硬度是硬质合金材料的一项典型代表性能, 受多种因素的影响且各因素间常存在关联关系. 本文旨在获得WC-Co硬质合金硬度的关键影响因素并实现硬度的高通量预测. 建立了以硬质合金硬度为目标变量, 以原料成分、烧结工艺和烧结体表征信息为特征的数据集; 通过对特征的皮尔逊相关系数和SHAP分析, 发现WC晶粒尺寸和Co含量对硬质合金硬度的影响最为显著. 基于机器学习的支持向量机、多项式回归、梯度提升决策树、随机森林等算法, 分别构建了硬质合金硬度预测模型. 采用10折交叉验证方法对模型进行定量评估, 结果表明梯度提升决策树算法模型具有最高的精度和较强的泛化能力, 是最适合硬质合金硬度预测的机器学习方法. 基于优选模型的高通量预测数据, 采用多项式回归算法确定了硬质合金硬度与Co含量和WC晶粒尺寸之间的定量关系, 预测准确率达到0.946. 本研究为硬质合金性能的准确高效预测提供了数据驱动方法, 可为高性能硬质合金材料的设计研发提供重要参考.

关键词:

Abstract

The hardness of cemented carbides is a fundamental property that plays a significant role in their design, preparation, and application evaluation. This study aims to identify the critical factors affecting the hardness of WC-Co cemented carbides and develop a high-throughput predictive model for hardness. A dataset consisting of raw material composition, sintering parameters and characterization results of cemented carbides is constructed in which the hardness of cemented carbide is set as the target variable. By analyzing the Pearson correlation coefficient, Shapley additive explanations (SHAP) results, WC grain size and Co content are determined to be the key characteristics influencing the hardness of cemented carbide. Subsequently, machine learning models such as support vector regression (SVR), polynomial regression (PR), gradient boosting decision tree (GBDT), and random forest (RF) are optimized to construct prediction models for hardness. Evaluations using 10-fold cross-validation demonstrate that the GBDT algorithm model exhibits the highest accuracy and strong generalization capability, making it most suitable for predicting and analyzing the hardness of cemented carbides. Based on predictions from GBDT algorithm model, PR algorithm model is established to achieve high-precision interpretable prediction of the hardness of cemented carbides. As a result, a quantitative relationship between hardness and Co content and WC grain size is obtained, demonstrating that reducing grain size and Co content is the key to obtaining high hardness of cemented carbide.
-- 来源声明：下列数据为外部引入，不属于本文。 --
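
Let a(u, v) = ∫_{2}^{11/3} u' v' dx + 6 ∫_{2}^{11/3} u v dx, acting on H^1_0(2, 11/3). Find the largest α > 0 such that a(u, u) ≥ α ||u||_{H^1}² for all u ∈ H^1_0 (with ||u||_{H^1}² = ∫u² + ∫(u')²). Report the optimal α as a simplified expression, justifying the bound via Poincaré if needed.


α = 1

Coercivity of a(·,·) on H^1_0(2, 11/3) means a(u, u) ≥ α ||u||_{H^1}² for every u ∈ H^1_0.
The interval has length L = 5/3, and Poincaré/coercivity depend only on L. Here a(u, u) = ∫(u')² + (6)·∫u².
Here c = 6 ≥ 1, so a(u,u) = ∫(u')² + c∫u² ≥ ∫(u')² + ∫u² = ||u||_{H^1}², i.e. α = 1 works. No larger α is possible: a(u,u) ≥ α||u||_{H^1}² means (1−α)∫(u')² ≥ (α−c)∫u², and for the modes u_n = sin(nπ(x−x₀)/L) (x₀ the left endpoint) one has ∫u_n²/∫(u_n')² = (L/(nπ))² → 0, so a(u_n,u_n)/||u_n||_{H^1}² → 1. Hence the optimal constant is α = 1.
Therefore α = 1.


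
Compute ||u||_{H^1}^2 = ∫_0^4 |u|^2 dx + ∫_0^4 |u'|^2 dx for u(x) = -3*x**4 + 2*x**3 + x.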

This research provides a data-driven method for accurately and efficiently predicting cemented carbide properties, presenting valuable insights for the design and development of high-performance cemented carbide materials.

Keywords:

作者及机构信息

北京工业大学材料科学与工程学院, 新型功能材料教育部重点实验室, 北京　100124

通信作者: 刘雪梅, liuxuemei@bjut.edu.cn ; 宋晓艳, xysong@bjut.edu.cn

基金项目: 国家自然科学基金(批准号: 52271085, 92163107, 52171061)资助的课题.

Authors and contacts

Key Laboratory of Advanced Functional Materials, Education Ministry of China, College of Materials Science and Engineering, Beijing University of Technology, Beijing 100124, China

Corresponding author: Liu Xue-Mei, liuxuemei@bjut.edu.cn ; Song Xiao-Yan, xysong@bjut.edu.cn

Funds: Project supported by the National Natural Science Foundation of China (Grant Nos. 52271085, 92163107, 52171061).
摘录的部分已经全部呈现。